Spirituality and art begin when prayers, ideas and questions end. When we are no longer problems to ourselves, we can really get started. This is why Jesus is called “Master”. There are degrees of mastery … black belt, brown belt and so on. Christ got his black belt on the cross when he said “it is accomplished” and died.

Art holds the promise of attaining mastery before one dies.

Surrender like an alcoholic.

Surrender like a Buddha.

Buddhism isn’t a religion. I know nothing about it — except that it says that enlightenment is possible.

Life and death coexist in silence.

To sit silently is the ultimate act of faith. Faith is experienced, not believed.

Our authentic lives are acts of faith — when we live not as we or others think we should, but when we simply manifest who we are.Our essential natures are in perfect harmony with one another. Our ignorance is also harmonious — an overlay on reality. The fact that we struggle for understanding what is actual is a collection of discordant notes written into the symphony.

Everything is as it should be — past, present and future. Underneath every moment of my suffering, was the beauty, and wonder of my natural life.

Learning takes place in a field of conflict — inner torment and outer war. There is always something to learn … total enlightenment must be the realization that one is on the path to enlightenment. Our forward gaze is improvisation, our backward gaze is classical structure.

Love challenges power, and power attempts to destroy love. Know this. “Give to Caesar what is Caesar and to God what is God’s.” Sometimes, you can avoid the fight with power. You can disguise yourself in art and be invisible to harm.

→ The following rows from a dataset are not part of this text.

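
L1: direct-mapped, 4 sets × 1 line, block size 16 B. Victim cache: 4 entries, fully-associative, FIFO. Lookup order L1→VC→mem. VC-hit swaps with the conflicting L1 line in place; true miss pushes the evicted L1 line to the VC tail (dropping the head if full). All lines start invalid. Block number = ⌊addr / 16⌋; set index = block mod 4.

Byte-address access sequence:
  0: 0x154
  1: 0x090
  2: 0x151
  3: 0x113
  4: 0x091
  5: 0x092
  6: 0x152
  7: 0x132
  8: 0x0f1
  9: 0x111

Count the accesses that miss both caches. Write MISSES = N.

MISSES = 5

#0 0x154→b21/s1 MISS; vc=[]
#1 0x90→b9/s1 MISS; vc=[21]
#2 0x151→b21/s1 VC-HIT; vc=[9]
#3 0x113→b17/s1 MISS; vc=[9,21]
#4 0x91→b9/s1 VC-HIT; vc=[17,21]
#5 0x92→b9/s1 L1-HIT; vc=[17,21]
#6 0x152→b21/s1 VC-HIT; vc=[17,9]
#7 0x132→b19/s3 MISS; vc=[17,9]
#8 0xf1→b15/s3 MISS; vc=[17,9,19]
#9 0x111→b17/s1 VC-HIT; vc=[21,9,19]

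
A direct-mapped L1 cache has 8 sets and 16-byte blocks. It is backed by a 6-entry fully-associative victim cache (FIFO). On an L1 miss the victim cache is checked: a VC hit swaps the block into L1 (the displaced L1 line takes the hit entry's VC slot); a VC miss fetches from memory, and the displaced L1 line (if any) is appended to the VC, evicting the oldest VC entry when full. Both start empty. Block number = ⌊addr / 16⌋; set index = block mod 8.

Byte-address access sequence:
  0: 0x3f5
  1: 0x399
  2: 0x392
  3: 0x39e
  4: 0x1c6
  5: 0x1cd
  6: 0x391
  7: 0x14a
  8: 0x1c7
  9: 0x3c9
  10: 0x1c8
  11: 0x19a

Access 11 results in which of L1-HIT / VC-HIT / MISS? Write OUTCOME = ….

OUTCOME = MISS

#0 0x3f5→b63/s7 MISS; vc=[]
#1 0x399→b57/s1 MISS; vc=[]
#2 0x392→b57/s1 L1-HIT; vc=[]
#3 0x39e→b57/s1 L1-HIT; vc=[]
#4 0x1c6→b28/s4 MISS; vc=[]
#5 0x1cd→b28/s4 L1-HIT; vc=[]
#6 0x391→b57/s1 L1-HIT; vc=[]
#7 0x14a→b20/s4 MISS; vc=[28]
#8 0x1c7→b28/s4 VC-HIT; vc=[20]
#9 0x3c9→b60/s4 MISS; vc=[20,28]
#10 0x1c8→b28/s4 VC-HIT; vc=[20,60]
#11 0x19a→b25/s1 MISS; vc=[20,60,57]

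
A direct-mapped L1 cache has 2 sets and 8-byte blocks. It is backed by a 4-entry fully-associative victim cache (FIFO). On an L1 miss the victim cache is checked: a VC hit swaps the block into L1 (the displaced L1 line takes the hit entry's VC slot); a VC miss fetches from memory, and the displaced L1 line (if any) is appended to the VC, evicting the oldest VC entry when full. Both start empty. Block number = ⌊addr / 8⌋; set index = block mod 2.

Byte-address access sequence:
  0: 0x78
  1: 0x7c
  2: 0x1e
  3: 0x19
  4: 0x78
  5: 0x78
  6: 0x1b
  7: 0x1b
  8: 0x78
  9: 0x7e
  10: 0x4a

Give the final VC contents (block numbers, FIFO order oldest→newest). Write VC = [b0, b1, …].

0: 0x78 (blk 15, set 1) → MISS  vc=[]
1: 0x7c (blk 15, set 1) → L1-HIT  vc=[]
2: 0x1e (blk 3, set 1) → MISS  vc=[15]
3: 0x19 (blk 3, set 1) → L1-HIT  vc=[15]
4: 0x78 (blk 15, set 1) → VC-HIT  vc=[3]
5: 0x78 (blk 15, set 1) → L1-HIT  vc=[3]
6: 0x1b (blk 3, set 1) → VC-HIT  vc=[15]
7: 0x1b (blk 3, set 1) → L1-HIT  vc=[15]
8: 0x78 (blk 15, set 1) → VC-HIT  vc=[3]
9: 0x7e (blk 15, set 1) → L1-HIT  vc=[3]
10: 0x4a (blk 9, set 1) → MISS  vc=[3, 15]

VC = [3, 15]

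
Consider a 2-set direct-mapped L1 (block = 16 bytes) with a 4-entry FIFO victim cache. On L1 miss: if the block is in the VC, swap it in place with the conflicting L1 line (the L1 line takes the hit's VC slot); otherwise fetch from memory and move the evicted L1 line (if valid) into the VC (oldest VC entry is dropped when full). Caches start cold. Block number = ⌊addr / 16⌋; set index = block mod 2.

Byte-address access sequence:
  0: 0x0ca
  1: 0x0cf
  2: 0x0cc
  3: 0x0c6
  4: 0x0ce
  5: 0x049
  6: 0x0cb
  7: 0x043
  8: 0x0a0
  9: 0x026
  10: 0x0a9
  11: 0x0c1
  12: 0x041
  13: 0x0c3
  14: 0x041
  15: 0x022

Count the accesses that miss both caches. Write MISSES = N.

#0 0xca→b12/s0 MISS; vc=[]
#1 0xcf→b12/s0 L1-HIT; vc=[]
#2 0xcc→b12/s0 L1-HIT; vc=[]
#3 0xc6→b12/s0 L1-HIT; vc=[]
#4 0xce→b12/s0 L1-HIT; vc=[]
#5 0x49→b4/s0 MISS; vc=[12]
#6 0xcb→b12/s0 VC-HIT; vc=[4]
#7 0x43→b4/s0 VC-HIT; vc=[12]
#8 0xa0→b10/s0 MISS; vc=[12,4]
#9 0x26→b2/s0 MISS; vc=[12,4,10]
#10 0xa9→b10/s0 VC-HIT; vc=[12,4,2]
#11 0xc1→b12/s0 VC-HIT; vc=[10,4,2]
#12 0x41→b4/s0 VC-HIT; vc=[10,12,2]
#13 0xc3→b12/s0 VC-HIT; vc=[10,4,2]
#14 0x41→b4/s0 VC-HIT; vc=[10,12,2]
#15 0x22→b2/s0 VC-HIT; vc=[10,12,4]

MISSES = 4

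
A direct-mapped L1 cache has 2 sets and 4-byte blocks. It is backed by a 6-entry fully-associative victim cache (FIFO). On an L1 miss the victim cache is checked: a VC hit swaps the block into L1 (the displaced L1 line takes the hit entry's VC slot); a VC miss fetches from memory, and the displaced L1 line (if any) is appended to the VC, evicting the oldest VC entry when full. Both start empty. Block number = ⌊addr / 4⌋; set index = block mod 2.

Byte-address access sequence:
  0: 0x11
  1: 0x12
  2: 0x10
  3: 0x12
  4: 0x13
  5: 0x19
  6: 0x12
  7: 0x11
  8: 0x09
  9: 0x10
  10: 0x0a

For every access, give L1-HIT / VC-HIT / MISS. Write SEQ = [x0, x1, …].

0: 0x11 (blk 4, set 0) → MISS  vc=[]
1: 0x12 (blk 4, set 0) → L1-HIT  vc=[]
2: 0x10 (blk 4, set 0) → L1-HIT  vc=[]
3: 0x12 (blk 4, set 0) → L1-HIT  vc=[]
4: 0x13 (blk 4, set 0) → L1-HIT  vc=[]
5: 0x19 (blk 6, set 0) → MISS  vc=[4]
6: 0x12 (blk 4, set 0) → VC-HIT  vc=[6]
7: 0x11 (blk 4, set 0) → L1-HIT  vc=[6]
8: 0x9 (blk 2, set 0) → MISS  vc=[6, 4]
9: 0x10 (blk 4, set 0) → VC-HIT  vc=[6, 2]
10: 0xa (blk 2, set 0) → VC-HIT  vc=[6, 4]

SEQ = [MISS, L1-HIT, L1-HIT, L1-HIT, L1-HIT, MISS, VC-HIT, L1-HIT, MISS, VC-HIT, VC-HIT]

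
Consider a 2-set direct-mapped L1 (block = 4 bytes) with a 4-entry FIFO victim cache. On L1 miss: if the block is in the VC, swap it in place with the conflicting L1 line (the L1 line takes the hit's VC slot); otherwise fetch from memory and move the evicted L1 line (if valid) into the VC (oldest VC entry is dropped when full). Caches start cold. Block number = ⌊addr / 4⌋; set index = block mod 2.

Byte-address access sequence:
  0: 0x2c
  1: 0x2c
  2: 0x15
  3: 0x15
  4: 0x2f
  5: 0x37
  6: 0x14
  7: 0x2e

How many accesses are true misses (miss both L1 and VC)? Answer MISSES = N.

MISSES = 3

0: 0x2c (blk 11, set 1) → MISS  vc=[]
1: 0x2c (blk 11, set 1) → L1-HIT  vc=[]
2: 0x15 (blk 5, set 1) → MISS  vc=[11]
3: 0x15 (blk 5, set 1) → L1-HIT  vc=[11]
4: 0x2f (blk 11, set 1) → VC-HIT  vc=[5]
5: 0x37 (blk 13, set 1) → MISS  vc=[5, 11]
6: 0x14 (blk 5, set 1) → VC-HIT  vc=[13, 11]
7: 0x2e (blk 11, set 1) → VC-HIT  vc=[13, 5]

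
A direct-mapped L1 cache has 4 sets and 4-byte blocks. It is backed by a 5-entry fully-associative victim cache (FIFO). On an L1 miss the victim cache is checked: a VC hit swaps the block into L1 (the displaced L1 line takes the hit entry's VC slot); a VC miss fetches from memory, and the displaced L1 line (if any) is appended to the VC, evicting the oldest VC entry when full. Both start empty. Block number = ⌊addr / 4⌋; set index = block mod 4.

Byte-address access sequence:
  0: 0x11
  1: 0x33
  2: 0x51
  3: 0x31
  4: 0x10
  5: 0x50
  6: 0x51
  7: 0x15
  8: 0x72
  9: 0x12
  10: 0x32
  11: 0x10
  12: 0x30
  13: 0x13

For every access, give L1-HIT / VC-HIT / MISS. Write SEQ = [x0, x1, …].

0: 0x11 (blk 4, set 0) → MISS  vc=[]
1: 0x33 (blk 12, set 0) → MISS  vc=[4]
2: 0x51 (blk 20, set 0) → MISS  vc=[4, 12]
3: 0x31 (blk 12, set 0) → VC-HIT  vc=[4, 20]
4: 0x10 (blk 4, set 0) → VC-HIT  vc=[12, 20]
5: 0x50 (blk 20, set 0) → VC-HIT  vc=[12, 4]
6: 0x51 (blk 20, set 0) → L1-HIT  vc=[12, 4]
7: 0x15 (blk 5, set 1) → MISS  vc=[12, 4]
8: 0x72 (blk 28, set 0) → MISS  vc=[12, 4, 20]
9: 0x12 (blk 4, set 0) → VC-HIT  vc=[12, 28, 20]
10: 0x32 (blk 12, set 0) → VC-HIT  vc=[4, 28, 20]
11: 0x10 (blk 4, set 0) → VC-HIT  vc=[12, 28, 20]
12: 0x30 (blk 12, set 0) → VC-HIT  vc=[4, 28, 20]
13: 0x13 (blk 4, set 0) → VC-HIT  vc=[12, 28, 20]

SEQ = [MISS, MISS, MISS, VC-HIT, VC-HIT, VC-HIT, L1-HIT, MISS, MISS, VC-HIT, VC-HIT, VC-HIT, VC-HIT, VC-HIT]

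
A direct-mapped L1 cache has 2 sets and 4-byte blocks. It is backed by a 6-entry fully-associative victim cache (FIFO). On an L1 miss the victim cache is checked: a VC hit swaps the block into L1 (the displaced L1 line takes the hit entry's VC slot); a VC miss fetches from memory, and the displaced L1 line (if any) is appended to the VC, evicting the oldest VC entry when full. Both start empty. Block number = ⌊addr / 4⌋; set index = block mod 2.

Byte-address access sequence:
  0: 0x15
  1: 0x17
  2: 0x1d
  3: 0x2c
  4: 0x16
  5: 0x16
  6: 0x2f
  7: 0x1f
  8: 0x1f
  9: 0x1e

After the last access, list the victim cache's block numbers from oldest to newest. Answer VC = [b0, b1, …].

  [0] addr=0x15 blk=5 s=1: MISS | VC []
  [1] addr=0x17 blk=5 s=1: L1-HIT | VC []
  [2] addr=0x1d blk=7 s=1: MISS | VC [5]
  [3] addr=0x2c blk=11 s=1: MISS | VC [5, 7]
  [4] addr=0x16 blk=5 s=1: VC-HIT | VC [11, 7]
  [5] addr=0x16 blk=5 s=1: L1-HIT | VC [11, 7]
  [6] addr=0x2f blk=11 s=1: VC-HIT | VC [5, 7]
  [7] addr=0x1f blk=7 s=1: VC-HIT | VC [5, 11]
  [8] addr=0x1f blk=7 s=1: L1-HIT | VC [5, 11]
  [9] addr=0x1e blk=7 s=1: L1-HIT | VC [5, 11]

VC = [5, 11]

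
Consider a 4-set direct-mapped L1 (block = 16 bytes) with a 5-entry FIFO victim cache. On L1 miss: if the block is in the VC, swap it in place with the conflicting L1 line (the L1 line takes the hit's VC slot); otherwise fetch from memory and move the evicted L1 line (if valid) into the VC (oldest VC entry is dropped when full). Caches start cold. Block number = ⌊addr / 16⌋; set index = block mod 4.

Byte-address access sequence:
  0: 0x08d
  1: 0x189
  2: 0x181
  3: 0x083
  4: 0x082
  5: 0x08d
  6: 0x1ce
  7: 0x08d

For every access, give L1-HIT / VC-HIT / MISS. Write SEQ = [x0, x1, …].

SEQ = [MISS, MISS, L1-HIT, VC-HIT, L1-HIT, L1-HIT, MISS, VC-HIT]

  [0] addr=0x8d blk=8 s=0: MISS | VC []
  [1] addr=0x189 blk=24 s=0: MISS | VC [8]
  [2] addr=0x181 blk=24 s=0: L1-HIT | VC [8]
  [3] addr=0x83 blk=8 s=0: VC-HIT | VC [24]
  [4] addr=0x82 blk=8 s=0: L1-HIT | VC [24]
  [5] addr=0x8d blk=8 s=0: L1-HIT | VC [24]
  [6] addr=0x1ce blk=28 s=0: MISS | VC [24, 8]
  [7] addr=0x8d blk=8 s=0: VC-HIT | VC [24, 28]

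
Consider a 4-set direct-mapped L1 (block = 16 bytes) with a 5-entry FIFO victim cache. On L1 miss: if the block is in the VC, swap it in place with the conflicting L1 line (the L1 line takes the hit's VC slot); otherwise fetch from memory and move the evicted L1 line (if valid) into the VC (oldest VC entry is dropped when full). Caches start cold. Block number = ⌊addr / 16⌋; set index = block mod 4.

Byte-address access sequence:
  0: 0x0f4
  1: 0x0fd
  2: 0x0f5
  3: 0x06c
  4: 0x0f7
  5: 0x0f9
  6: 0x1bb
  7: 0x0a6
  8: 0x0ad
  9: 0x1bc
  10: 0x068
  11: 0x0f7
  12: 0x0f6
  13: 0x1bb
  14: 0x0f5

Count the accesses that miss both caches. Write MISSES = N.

  [0] addr=0xf4 blk=15 s=3: MISS | VC []
  [1] addr=0xfd blk=15 s=3: L1-HIT | VC []
  [2] addr=0xf5 blk=15 s=3: L1-HIT | VC []
  [3] addr=0x6c blk=6 s=2: MISS | VC []
  [4] addr=0xf7 blk=15 s=3: L1-HIT | VC []
  [5] addr=0xf9 blk=15 s=3: L1-HIT | VC []
  [6] addr=0x1bb blk=27 s=3: MISS | VC [15]
  [7] addr=0xa6 blk=10 s=2: MISS | VC [15, 6]
  [8] addr=0xad blk=10 s=2: L1-HIT | VC [15, 6]
  [9] addr=0x1bc blk=27 s=3: L1-HIT | VC [15, 6]
  [10] addr=0x68 blk=6 s=2: VC-HIT | VC [15, 10]
  [11] addr=0xf7 blk=15 s=3: VC-HIT | VC [27, 10]
  [12] addr=0xf6 blk=15 s=3: L1-HIT | VC [27, 10]
  [13] addr=0x1bb blk=27 s=3: VC-HIT | VC [15, 10]
  [14] addr=0xf5 blk=15 s=3: VC-HIT | VC [27, 10]

MISSES = 4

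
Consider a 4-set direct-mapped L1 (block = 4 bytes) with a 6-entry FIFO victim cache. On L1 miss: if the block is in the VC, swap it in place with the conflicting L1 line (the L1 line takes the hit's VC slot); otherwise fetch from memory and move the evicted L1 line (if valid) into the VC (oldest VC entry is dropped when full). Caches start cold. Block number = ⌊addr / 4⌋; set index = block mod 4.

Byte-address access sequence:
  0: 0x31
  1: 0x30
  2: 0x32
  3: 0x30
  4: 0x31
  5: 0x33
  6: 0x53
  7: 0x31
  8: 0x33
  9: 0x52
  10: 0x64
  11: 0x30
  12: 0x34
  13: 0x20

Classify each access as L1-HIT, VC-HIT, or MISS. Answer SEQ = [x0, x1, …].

SEQ = [MISS, L1-HIT, L1-HIT, L1-HIT, L1-HIT, L1-HIT, MISS, VC-HIT, L1-HIT, VC-HIT, MISS, VC-HIT, MISS, MISS]

0: 0x31 (blk 12, set 0) → MISS  vc=[]
1: 0x30 (blk 12, set 0) → L1-HIT  vc=[]
2: 0x32 (blk 12, set 0) → L1-HIT  vc=[]
3: 0x30 (blk 12, set 0) → L1-HIT  vc=[]
4: 0x31 (blk 12, set 0) → L1-HIT  vc=[]
5: 0x33 (blk 12, set 0) → L1-HIT  vc=[]
6: 0x53 (blk 20, set 0) → MISS  vc=[12]
7: 0x31 (blk 12, set 0) → VC-HIT  vc=[20]
8: 0x33 (blk 12, set 0) → L1-HIT  vc=[20]
9: 0x52 (blk 20, set 0) → VC-HIT  vc=[12]
10: 0x64 (blk 25, set 1) → MISS  vc=[12]
11: 0x30 (blk 12, set 0) → VC-HIT  vc=[20]
12: 0x34 (blk 13, set 1) → MISS  vc=[20, 25]
13: 0x20 (blk 8, set 0) → MISS  vc=[20, 25, 12]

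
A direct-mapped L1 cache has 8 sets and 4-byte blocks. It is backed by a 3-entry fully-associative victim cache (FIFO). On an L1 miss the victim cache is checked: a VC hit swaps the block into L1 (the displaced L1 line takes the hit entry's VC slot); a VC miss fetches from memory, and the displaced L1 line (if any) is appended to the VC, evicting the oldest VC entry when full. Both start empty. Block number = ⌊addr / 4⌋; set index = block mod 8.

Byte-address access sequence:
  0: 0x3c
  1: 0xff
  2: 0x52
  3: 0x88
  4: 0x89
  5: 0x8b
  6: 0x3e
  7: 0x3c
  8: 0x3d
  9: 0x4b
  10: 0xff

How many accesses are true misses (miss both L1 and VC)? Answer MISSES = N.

MISSES = 5

#0 0x3c→b15/s7 MISS; vc=[]
#1 0xff→b63/s7 MISS; vc=[15]
#2 0x52→b20/s4 MISS; vc=[15]
#3 0x88→b34/s2 MISS; vc=[15]
#4 0x89→b34/s2 L1-HIT; vc=[15]
#5 0x8b→b34/s2 L1-HIT; vc=[15]
#6 0x3e→b15/s7 VC-HIT; vc=[63]
#7 0x3c→b15/s7 L1-HIT; vc=[63]
#8 0x3d→b15/s7 L1-HIT; vc=[63]
#9 0x4b→b18/s2 MISS; vc=[63,34]
#10 0xff→b63/s7 VC-HIT; vc=[15,34]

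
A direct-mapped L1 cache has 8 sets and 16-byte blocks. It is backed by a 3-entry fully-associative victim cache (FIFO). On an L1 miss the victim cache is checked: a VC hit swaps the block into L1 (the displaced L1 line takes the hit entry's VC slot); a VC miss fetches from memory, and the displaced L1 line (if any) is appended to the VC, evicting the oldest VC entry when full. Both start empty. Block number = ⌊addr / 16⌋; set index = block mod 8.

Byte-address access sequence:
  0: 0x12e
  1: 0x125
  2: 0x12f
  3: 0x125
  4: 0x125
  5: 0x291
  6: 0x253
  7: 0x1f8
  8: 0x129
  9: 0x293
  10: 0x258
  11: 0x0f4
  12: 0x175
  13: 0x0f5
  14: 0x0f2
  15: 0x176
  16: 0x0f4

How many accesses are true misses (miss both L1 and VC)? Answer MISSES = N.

MISSES = 6

#0 0x12e→b18/s2 MISS; vc=[]
#1 0x125→b18/s2 L1-HIT; vc=[]
#2 0x12f→b18/s2 L1-HIT; vc=[]
#3 0x125→b18/s2 L1-HIT; vc=[]
#4 0x125→b18/s2 L1-HIT; vc=[]
#5 0x291→b41/s1 MISS; vc=[]
#6 0x253→b37/s5 MISS; vc=[]
#7 0x1f8→b31/s7 MISS; vc=[]
#8 0x129→b18/s2 L1-HIT; vc=[]
#9 0x293→b41/s1 L1-HIT; vc=[]
#10 0x258→b37/s5 L1-HIT; vc=[]
#11 0xf4→b15/s7 MISS; vc=[31]
#12 0x175→b23/s7 MISS; vc=[31,15]
#13 0xf5→b15/s7 VC-HIT; vc=[31,23]
#14 0xf2→b15/s7 L1-HIT; vc=[31,23]
#15 0x176→b23/s7 VC-HIT; vc=[31,15]
#16 0xf4→b15/s7 VC-HIT; vc=[31,23]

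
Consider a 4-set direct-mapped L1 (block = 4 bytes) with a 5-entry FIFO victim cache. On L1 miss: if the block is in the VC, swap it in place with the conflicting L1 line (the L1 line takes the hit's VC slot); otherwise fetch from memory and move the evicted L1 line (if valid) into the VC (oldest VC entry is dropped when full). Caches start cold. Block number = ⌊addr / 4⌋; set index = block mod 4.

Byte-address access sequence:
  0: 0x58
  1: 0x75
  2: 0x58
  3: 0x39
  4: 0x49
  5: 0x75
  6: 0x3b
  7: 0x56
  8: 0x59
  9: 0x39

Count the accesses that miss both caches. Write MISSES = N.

MISSES = 5

#0 0x58→b22/s2 MISS; vc=[]
#1 0x75→b29/s1 MISS; vc=[]
#2 0x58→b22/s2 L1-HIT; vc=[]
#3 0x39→b14/s2 MISS; vc=[22]
#4 0x49→b18/s2 MISS; vc=[22,14]
#5 0x75→b29/s1 L1-HIT; vc=[22,14]
#6 0x3b→b14/s2 VC-HIT; vc=[22,18]
#7 0x56→b21/s1 MISS; vc=[22,18,29]
#8 0x59→b22/s2 VC-HIT; vc=[14,18,29]
#9 0x39→b14/s2 VC-HIT; vc=[22,18,29]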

Sometimes life forces you to stand against injustice — to suffer physically and even die. But you can die peacefully and even joyfully if you know the score — without doubt, without psychological suffering. The martyr dies, the dude abides.

The cruel powerful do the work of God the Father, placing his spiritual and artistic sons and daughters through many trials.

God doesn’t answer our prayers. We should listen to instead of interrogate God. He doesn’t talk to us constantly. We have to be patient. Life doesn’t work. It grows.

Thomas Merton and Carl Jung merged Eastern and Western religious traditions. The truth is universal.

Religion is a cultural matter. Spirituality and art are beyond cultures.

There is an aspect to being a human being that is deeper and more elemental than society, history, ethnicity, certainly religion … and anything else that divides us.

“We find our original nature in Japan, Rodriguez. Perhaps it is what is meant by ‘finding God”.

Silence is a sequel to The Last Temptation of Christ. There need be no conflict between our spirituality and art and ordinary life.

Christ sacrificed his life to get enlightenment, and then He got it back.

Silence begins when pride ends.

“Give to Caesar what is Caesar and to God what is God’s.” Then you will be one. The artist speaks about Caesar’s world in front of a back light of Love.

We wear many uniforms in the course of a life. From heretic to true believer. God is the essential thing, beyond the word “God” — found in our silence.